Rep. Dana Rohrabacher (R-Huntington Beach) who, among other things, chairs the House subcommittee o­n space and aeronautics and has introduced two bills encouraging research o­n threats from outer space, set the tone during a keynote address.

“Bin Laden was out there like a near-Earth object for a long time,” he said. “It took 9/11 — the slaughter of 3,000 innocents — for us to pay attention to that threat. I hope it won't take that long for us to recognize the threat of near-Earth objects; so far we've had a very tepid response.”

In fact, the U.S. government has been tracking and charting the paths of large asteroids since 1998. To date, Morrison said, about 60% of all those known have been charted; about 90% are expected to be done by 2008. “Among those charted,” he said, “there appears to be no danger.” As for the others, Morrison said, “I can't tell you anything about them — o­ne could hit us in an hour, though it's not very likely.”

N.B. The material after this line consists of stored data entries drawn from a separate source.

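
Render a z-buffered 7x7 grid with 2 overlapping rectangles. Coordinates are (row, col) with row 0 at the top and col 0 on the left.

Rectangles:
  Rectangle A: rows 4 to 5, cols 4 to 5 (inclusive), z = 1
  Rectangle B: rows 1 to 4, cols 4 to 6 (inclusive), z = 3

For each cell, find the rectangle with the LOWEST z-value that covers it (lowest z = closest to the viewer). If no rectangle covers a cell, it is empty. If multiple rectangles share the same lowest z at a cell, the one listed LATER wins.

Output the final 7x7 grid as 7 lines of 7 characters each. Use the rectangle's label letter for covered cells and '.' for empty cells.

.......
....BBB
....BBB
....BBB
....AAB
....AA.
.......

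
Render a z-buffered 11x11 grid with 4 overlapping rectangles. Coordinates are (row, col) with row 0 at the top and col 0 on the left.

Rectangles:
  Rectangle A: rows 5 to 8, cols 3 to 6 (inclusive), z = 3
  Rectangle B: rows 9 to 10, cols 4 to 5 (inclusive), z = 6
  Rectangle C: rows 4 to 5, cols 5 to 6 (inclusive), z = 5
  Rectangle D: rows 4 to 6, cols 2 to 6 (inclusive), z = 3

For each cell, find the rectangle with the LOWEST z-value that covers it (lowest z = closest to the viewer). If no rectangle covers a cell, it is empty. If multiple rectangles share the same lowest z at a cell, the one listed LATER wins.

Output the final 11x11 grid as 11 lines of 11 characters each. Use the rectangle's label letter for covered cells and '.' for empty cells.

...........
...........
...........
...........
..DDDDD....
..DDDDD....
..DDDDD....
...AAAA....
...AAAA....
....BB.....
....BB.....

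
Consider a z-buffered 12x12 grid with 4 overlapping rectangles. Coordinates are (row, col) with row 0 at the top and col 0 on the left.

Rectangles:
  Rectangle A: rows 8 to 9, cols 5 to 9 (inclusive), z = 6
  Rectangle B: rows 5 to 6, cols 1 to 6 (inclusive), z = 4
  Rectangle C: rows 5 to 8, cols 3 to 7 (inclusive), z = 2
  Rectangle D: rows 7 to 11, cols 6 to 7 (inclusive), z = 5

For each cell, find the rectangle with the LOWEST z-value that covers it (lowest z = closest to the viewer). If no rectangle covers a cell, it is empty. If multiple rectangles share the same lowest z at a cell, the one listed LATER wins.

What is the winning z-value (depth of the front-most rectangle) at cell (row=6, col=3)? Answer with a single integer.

Answer: 2

Derivation:
Check cell (6,3):
  A: rows 8-9 cols 5-9 -> outside (row miss)
  B: rows 5-6 cols 1-6 z=4 -> covers; best now B (z=4)
  C: rows 5-8 cols 3-7 z=2 -> covers; best now C (z=2)
  D: rows 7-11 cols 6-7 -> outside (row miss)
Winner: C at z=2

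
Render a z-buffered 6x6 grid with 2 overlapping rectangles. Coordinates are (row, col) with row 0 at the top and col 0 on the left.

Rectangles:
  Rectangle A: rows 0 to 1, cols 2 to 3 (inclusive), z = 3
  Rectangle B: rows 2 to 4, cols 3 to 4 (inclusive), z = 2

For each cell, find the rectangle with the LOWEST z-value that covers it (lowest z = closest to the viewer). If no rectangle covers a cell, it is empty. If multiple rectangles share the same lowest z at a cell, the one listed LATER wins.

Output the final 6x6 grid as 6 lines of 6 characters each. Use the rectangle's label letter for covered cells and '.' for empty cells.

..AA..
..AA..
...BB.
...BB.
...BB.
......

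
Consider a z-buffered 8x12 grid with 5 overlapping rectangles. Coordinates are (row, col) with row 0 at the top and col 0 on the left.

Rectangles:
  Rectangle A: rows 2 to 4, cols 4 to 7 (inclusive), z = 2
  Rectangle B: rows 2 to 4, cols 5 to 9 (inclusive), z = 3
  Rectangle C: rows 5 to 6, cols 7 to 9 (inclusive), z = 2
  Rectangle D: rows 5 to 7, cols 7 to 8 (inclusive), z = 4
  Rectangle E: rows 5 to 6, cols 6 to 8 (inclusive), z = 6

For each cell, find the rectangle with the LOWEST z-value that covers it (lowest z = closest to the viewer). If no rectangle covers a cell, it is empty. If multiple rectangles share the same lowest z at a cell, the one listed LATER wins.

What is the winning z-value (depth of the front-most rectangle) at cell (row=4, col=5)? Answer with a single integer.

Check cell (4,5):
  A: rows 2-4 cols 4-7 z=2 -> covers; best now A (z=2)
  B: rows 2-4 cols 5-9 z=3 -> covers; best now A (z=2)
  C: rows 5-6 cols 7-9 -> outside (row miss)
  D: rows 5-7 cols 7-8 -> outside (row miss)
  E: rows 5-6 cols 6-8 -> outside (row miss)
Winner: A at z=2

Answer: 2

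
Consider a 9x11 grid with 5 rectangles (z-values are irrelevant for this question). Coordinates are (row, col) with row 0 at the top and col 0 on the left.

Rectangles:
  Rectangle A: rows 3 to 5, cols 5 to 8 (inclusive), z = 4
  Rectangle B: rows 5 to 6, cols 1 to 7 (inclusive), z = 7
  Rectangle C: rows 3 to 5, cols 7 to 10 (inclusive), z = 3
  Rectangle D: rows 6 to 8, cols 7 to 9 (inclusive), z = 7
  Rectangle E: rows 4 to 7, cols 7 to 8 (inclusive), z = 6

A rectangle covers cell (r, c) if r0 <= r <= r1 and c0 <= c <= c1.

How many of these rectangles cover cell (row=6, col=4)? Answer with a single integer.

Answer: 1

Derivation:
Check cell (6,4):
  A: rows 3-5 cols 5-8 -> outside (row miss)
  B: rows 5-6 cols 1-7 -> covers
  C: rows 3-5 cols 7-10 -> outside (row miss)
  D: rows 6-8 cols 7-9 -> outside (col miss)
  E: rows 4-7 cols 7-8 -> outside (col miss)
Count covering = 1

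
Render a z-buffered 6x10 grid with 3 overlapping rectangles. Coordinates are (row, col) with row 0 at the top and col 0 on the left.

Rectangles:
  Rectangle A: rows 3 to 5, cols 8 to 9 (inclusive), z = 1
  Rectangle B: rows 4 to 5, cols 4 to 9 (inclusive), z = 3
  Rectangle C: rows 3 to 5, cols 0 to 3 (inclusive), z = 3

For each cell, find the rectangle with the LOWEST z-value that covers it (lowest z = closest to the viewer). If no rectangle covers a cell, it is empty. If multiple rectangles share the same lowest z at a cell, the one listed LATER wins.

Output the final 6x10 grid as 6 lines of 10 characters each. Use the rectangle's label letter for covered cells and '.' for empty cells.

..........
..........
..........
CCCC....AA
CCCCBBBBAA
CCCCBBBBAA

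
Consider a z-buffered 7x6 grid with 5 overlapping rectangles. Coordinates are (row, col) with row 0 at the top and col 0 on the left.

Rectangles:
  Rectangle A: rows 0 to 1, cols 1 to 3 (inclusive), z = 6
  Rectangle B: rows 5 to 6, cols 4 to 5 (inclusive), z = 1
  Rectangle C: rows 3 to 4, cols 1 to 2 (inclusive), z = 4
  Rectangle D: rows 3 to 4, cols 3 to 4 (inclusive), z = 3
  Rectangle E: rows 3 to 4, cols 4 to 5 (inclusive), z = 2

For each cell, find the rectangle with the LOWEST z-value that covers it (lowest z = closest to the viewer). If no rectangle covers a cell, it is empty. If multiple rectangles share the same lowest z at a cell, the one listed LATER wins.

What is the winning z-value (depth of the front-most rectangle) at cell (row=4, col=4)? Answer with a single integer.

Answer: 2

Derivation:
Check cell (4,4):
  A: rows 0-1 cols 1-3 -> outside (row miss)
  B: rows 5-6 cols 4-5 -> outside (row miss)
  C: rows 3-4 cols 1-2 -> outside (col miss)
  D: rows 3-4 cols 3-4 z=3 -> covers; best now D (z=3)
  E: rows 3-4 cols 4-5 z=2 -> covers; best now E (z=2)
Winner: E at z=2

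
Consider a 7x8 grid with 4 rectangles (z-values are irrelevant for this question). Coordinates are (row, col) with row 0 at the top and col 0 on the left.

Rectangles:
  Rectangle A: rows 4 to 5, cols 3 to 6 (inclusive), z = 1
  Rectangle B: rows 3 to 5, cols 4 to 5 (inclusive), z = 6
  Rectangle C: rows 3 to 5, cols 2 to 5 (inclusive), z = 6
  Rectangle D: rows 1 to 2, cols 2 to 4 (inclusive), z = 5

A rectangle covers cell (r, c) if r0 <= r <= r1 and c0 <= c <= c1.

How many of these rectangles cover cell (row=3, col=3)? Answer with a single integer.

Answer: 1

Derivation:
Check cell (3,3):
  A: rows 4-5 cols 3-6 -> outside (row miss)
  B: rows 3-5 cols 4-5 -> outside (col miss)
  C: rows 3-5 cols 2-5 -> covers
  D: rows 1-2 cols 2-4 -> outside (row miss)
Count covering = 1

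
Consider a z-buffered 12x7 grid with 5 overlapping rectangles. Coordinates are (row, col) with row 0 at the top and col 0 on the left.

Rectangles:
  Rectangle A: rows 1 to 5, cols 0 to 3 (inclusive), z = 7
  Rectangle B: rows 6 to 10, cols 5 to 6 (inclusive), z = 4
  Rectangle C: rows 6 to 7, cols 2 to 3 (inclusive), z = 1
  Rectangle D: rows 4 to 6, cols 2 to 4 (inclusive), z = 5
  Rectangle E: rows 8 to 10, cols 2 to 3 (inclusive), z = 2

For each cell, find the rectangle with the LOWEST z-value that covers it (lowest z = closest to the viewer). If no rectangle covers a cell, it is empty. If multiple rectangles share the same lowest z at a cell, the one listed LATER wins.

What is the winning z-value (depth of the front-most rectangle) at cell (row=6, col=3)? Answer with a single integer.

Check cell (6,3):
  A: rows 1-5 cols 0-3 -> outside (row miss)
  B: rows 6-10 cols 5-6 -> outside (col miss)
  C: rows 6-7 cols 2-3 z=1 -> covers; best now C (z=1)
  D: rows 4-6 cols 2-4 z=5 -> covers; best now C (z=1)
  E: rows 8-10 cols 2-3 -> outside (row miss)
Winner: C at z=1

Answer: 1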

He bases that mixed assessment o­n the belief of most scientists that truly catastrophic asteroid collisions occur o­nly about o­nce every million years. The uncertainty, he said, stems from the fact that, because the last such collision occurred in prerecorded history, its date is unknown. (A more minor incident — the magnitude of which occurs about o­nce every 100 years — happened in 1908, leveling more than 1,000 square miles of Siberian forest.)

“We want certainty,” Morrison said. “If you cross a street, you don't predict the probability of a car being there; you look to see if o­ne's coming.”

Conference organizers say that, for starters, they intend to encourage the continuation of that process. The conference — held in Garden Grove because, Ailor said, “it seemed like a good place to start [and] the weather is good this time of year” — is expected to be the first of many held at least o­nce every four years.

At Monday's opening session, participants heard presentations o­n the threat posed by asteroids and the methods by which it is assessed. Sessions through the rest of the week, Ailor said, will cover such topics as how to move a near-Earth object off course (including the early planning of a mission to do so), how to prepare for the disaster that will ensue if preventive efforts fail, and how to affect political and policy issues related to the impending threat.

“We want people to get excited about this topic,” Ailor said. “We want young people to consider it as a subject for future work.”